The other day I wrote a blog post about families whose surnames daughter out. In this post I used my own family as an example. Among the descendants of my great-great grandparents, Abraham Leclerc and Celina Lavallée, there is only one known male in the sixth generation that carries the surname.
In reviewing my research on the family, I noted that I hadn’t researched those lines in quite some time. The last time I had done any work on it at all was six years ago, when I wrote an article for New England Ancestors magazine about a family tradition.
And even then, it wasn’t extensive.
As I delved into the family, I was reminded of how long it had been since I last worked with the descendants of this family. I was lucky in some respects. My great-grandfather was the eldest son. There was one daughter, Josephine, older than he. There was a twenty-two year spread among the children. The last, Henri (known as Babe), was born in 1909. My grandfather was born only three years later. My grandparents owned a bar and social club from the late 1950s to the early 1970s. Because of this, when I was young I actually got to meet a number of my grandfather’s aunts, uncles, and cousins (my great-great-great aunts and uncles and their children).
Through the years, however, the descendants grew apart. The last time I saw many of them was at my grandfather’s funeral a dozen years ago. Without these personal connections, it was difficult to trace the more recent generations.
But now, there are so many more resources available. The last time I looked at the family, the 1940 census was not yet available. With the help of that census, I was able to identify several more of my grandfather’s first cousins. I was also able to determine that two of his aunts were divorced quite early (back in the 1930s, when it was not as socially acceptable).

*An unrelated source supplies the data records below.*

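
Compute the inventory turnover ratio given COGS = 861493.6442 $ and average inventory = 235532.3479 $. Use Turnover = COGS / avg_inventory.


Turnover = 861493.6442 / 235532.3479 = 3.6576

3.6576


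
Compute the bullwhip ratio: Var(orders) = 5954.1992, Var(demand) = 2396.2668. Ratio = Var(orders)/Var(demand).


BW = 5954.1992 / 2396.2668 = 2.4848

2.4848


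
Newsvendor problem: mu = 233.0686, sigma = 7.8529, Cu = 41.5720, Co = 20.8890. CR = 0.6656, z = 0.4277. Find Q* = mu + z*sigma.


CR = Cu/(Cu+Co) = 41.5720/(41.5720+20.8890) = 0.6656
z = 0.4277
Q* = 233.0686 + 0.4277 * 7.8529 = 236.4273

236.4273 units


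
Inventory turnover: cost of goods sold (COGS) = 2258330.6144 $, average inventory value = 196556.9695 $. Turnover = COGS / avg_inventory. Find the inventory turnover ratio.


Turnover = 2258330.6144 / 196556.9695 = 11.4894

11.4894


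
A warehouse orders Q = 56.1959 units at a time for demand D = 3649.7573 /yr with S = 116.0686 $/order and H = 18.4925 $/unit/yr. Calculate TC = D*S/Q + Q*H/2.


Ordering cost = D*S/Q = 7538.3119
Holding cost = Q*H/2 = 519.6013
TC = 7538.3119 + 519.6013 = 8057.9132

8057.9132 $/yr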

With access to city directories, public searches, cemetery databases, online newspapers and obituary databases, and more, I was able to quickly identify almost two dozen new descendants, including one who lives only a short distance away from me in Boston.
The important lesson learned is about revisiting research. All too often, we think we are “done” with a line. Or, perhaps, that we have looked at everything available. But in today’s world, new resources are constantly becoming available. So it is important to schedule some time periodically to return to those lines that you thought were “finished” or “impossible to take any further” and review them. You never know what additional treasures you will find when you revisit them.